Infinity is infinity. There is only one infinite quantity, and all infinities are the same size.
Georg Cantor proved in 1891 that there are different sizes of infinity. The set of real numbers is strictly larger than the set of counting numbers, even though both are infinite. His diagonal argument showed that no complete list of real numbers is possible, because a new real number not on any list can always be constructed.
What changed?
Before Georg Cantor published his work on infinite sets in the 1870s and 1880s, mathematicians treated infinity as a single concept. The word meant 'without end,' and the question of whether one infinite collection might be larger than another was not considered a meaningful mathematical question. Infinity appeared in calculus as the result of unbounded processes, and in philosophy as the attribute of the divine, but comparing two infinities and asking which was bigger was not a problem that mathematics had the tools to address.
Cantor's first key insight appeared in 1873. He showed that the rational numbers, meaning all fractions, can be put into a one-to-one correspondence with the counting numbers: 1, 2, 3, and so on. This meant that in a precise set-theoretic sense, there are exactly as many rational numbers as counting numbers, even though the rationals appear far denser on the number line. He demonstrated this by constructing a diagonal enumeration that listed all fractions in a regular sequence. He then showed that the real numbers cannot be put into any such correspondence.
The proof, now called the diagonal argument, appeared in 1891. Cantor showed that given any proposed complete list of real numbers between 0 and 1, he could construct a new real number guaranteed not to be on the list: take the first digit of the first number, the second digit of the second, and so on, and change each digit by one. The resulting number differs from every entry on the list at at least one decimal place. Since any proposed list must be incomplete, the real numbers form a strictly larger infinite set than the counting numbers. Two distinct infinities had been established, and the second was provably larger than the first.

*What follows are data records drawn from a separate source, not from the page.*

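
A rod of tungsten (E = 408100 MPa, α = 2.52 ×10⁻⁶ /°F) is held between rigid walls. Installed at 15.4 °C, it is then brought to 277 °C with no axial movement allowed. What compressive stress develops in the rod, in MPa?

484 MPa

E = 408100 MPa = 408.1 GPa.
α = 2.52×10⁻⁶/°F × 9/5 = 4.54×10⁻⁶/K.
ΔT = 261.6 K. Constrained thermal stress σ = E·α·ΔT = 408.1×10³ MPa × 4.54×10⁻⁶ × 261.6 = 484 MPa (compressive).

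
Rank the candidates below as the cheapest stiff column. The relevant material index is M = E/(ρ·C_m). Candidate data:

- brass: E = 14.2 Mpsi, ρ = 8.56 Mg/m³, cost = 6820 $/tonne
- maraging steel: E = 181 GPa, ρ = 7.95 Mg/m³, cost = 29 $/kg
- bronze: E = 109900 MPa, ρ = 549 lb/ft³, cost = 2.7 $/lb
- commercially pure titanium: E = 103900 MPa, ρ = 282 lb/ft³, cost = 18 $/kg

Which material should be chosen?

After converting to SI:
  brass: E = 97.91 GPa, ρ = 8560 kg/m³, cost = 6.820 $/kg
  maraging steel: E = 181.0 GPa, ρ = 7950 kg/m³, cost = 29.00 $/kg
  bronze: E = 109.9 GPa, ρ = 8794 kg/m³, cost = 5.952 $/kg
  commercially pure titanium: E = 103.9 GPa, ρ = 4517 kg/m³, cost = 18.00 $/kg
  bronze: M = 2.10 MN·m per $
  brass: M = 1.68 MN·m per $
  commercially pure titanium: M = 1.28 MN·m per $
  maraging steel: M = 0.785 MN·m per $
Bronze has the largest M.

bronze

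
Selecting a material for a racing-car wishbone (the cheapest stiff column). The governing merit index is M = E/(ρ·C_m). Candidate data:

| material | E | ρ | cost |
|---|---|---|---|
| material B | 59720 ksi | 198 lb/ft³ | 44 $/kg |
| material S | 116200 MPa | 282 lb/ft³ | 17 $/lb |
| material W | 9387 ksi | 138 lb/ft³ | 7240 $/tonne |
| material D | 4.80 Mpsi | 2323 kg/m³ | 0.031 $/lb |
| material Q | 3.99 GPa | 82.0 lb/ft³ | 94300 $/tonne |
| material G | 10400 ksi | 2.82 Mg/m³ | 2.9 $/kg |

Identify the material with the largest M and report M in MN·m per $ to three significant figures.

material D, M = 208 MN·m per $

Convert each candidate to consistent units, then evaluate M:
  material B: E = 411.8 GPa, ρ = 3172 kg/m³, cost = 44.00 $/kg
  material S: E = 116.2 GPa, ρ = 4517 kg/m³, cost = 37.48 $/kg
  material W: E = 64.72 GPa, ρ = 2211 kg/m³, cost = 7.240 $/kg
  material D: E = 33.09 GPa, ρ = 2323 kg/m³, cost = 0.06834 $/kg
  material Q: E = 3.990 GPa, ρ = 1314 kg/m³, cost = 94.30 $/kg
  material G: E = 71.71 GPa, ρ = 2820 kg/m³, cost = 2.900 $/kg
  material D: M = 208 MN·m per $
  material G: M = 8.77 MN·m per $
  material W: M = 4.04 MN·m per $
  material B: M = 2.95 MN·m per $
  material S: M = 0.686 MN·m per $
  material Q: M = 0.0322 MN·m per $
Highest index: material D.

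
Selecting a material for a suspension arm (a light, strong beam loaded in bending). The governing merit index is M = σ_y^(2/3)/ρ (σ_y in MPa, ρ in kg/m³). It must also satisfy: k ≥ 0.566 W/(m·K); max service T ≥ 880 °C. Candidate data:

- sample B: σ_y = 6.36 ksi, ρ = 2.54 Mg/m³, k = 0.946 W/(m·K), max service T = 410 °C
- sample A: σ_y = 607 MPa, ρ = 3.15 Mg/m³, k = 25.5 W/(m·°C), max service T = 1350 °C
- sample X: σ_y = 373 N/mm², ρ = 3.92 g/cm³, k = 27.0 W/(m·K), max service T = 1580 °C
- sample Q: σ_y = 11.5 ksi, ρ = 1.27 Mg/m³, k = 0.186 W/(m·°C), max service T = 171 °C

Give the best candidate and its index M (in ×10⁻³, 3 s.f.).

Screen on constraints: k ≥ 0.566 W/(m·K); max service T ≥ 880 °C. Survivors: sample A, sample X.
After converting to SI:
  sample A: σ_y = 607.0 MPa, ρ = 3150 kg/m³
  sample X: σ_y = 373.0 MPa, ρ = 3920 kg/m³
  sample A: M = 22.8×10⁻³
  sample X: M = 13.2×10⁻³
Sample A has the largest M.

sample A, M = 22.8×10⁻³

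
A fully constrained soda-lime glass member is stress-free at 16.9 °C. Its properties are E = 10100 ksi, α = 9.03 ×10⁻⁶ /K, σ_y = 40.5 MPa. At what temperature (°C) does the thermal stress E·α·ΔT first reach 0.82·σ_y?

E = 10100 ksi = 69.64 GPa.
E·α·ΔT = 33.21 MPa ⇒ ΔT = 33.21 / (69.64×10³ × 9.03×10⁻⁶) = 52.81 K.
T = 16.9 + 52.81 = 69.71 °C.

69.7 °C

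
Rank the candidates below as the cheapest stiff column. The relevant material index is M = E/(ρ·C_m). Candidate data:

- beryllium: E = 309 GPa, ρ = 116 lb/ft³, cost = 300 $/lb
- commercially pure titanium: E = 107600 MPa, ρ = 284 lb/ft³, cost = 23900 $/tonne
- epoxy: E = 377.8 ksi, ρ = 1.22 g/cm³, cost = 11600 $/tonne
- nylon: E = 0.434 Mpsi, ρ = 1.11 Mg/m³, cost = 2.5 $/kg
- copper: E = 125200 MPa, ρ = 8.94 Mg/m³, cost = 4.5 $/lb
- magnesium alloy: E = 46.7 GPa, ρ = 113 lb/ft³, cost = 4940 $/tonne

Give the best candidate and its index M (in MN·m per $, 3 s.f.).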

The response from Cantor's contemporaries was hostile in a way unusual even for mathematical controversy. Leopold Kronecker, one of the dominant figures in German mathematics, called Cantor a corrupter of youth and worked to block his publications and appointments. Henri Poincare described set theory as a disease from which mathematics would eventually recover. Many mathematicians held that completed infinite sets were philosophically incoherent, that infinity was a process rather than a thing. Cantor suffered severe depression and spent extended periods in a sanatorium. He died there in 1918.
His rehabilitation came through David Hilbert, among the most influential mathematicians of the early 20th century, who described Cantor's theory as 'the finest product of mathematical genius and one of the supreme achievements of purely intellectual human activity.' Hilbert placed transfinite mathematics at the center of his program for the foundations of the discipline. By the 1920s, Cantor's framework was standard in mathematical research.
School curricula absorbed set theory slowly and selectively. The 'new math' curriculum of the 1960s introduced elementary set notation into American K-12 schools, and some teachers encountered Cantor's ideas in that context. The hierarchy of infinite cardinals, with its distinction between countable and uncountable infinities, was typically treated as advanced mathematics rather than a fundamental corrective to basic intuition. Students who graduated through the 1950s, 1960s, and 1970s almost universally left school having heard 'infinity is infinity' as a closed statement, without the tools to ask whether the infinities in calculus and the infinities in set theory were the same kind of thing.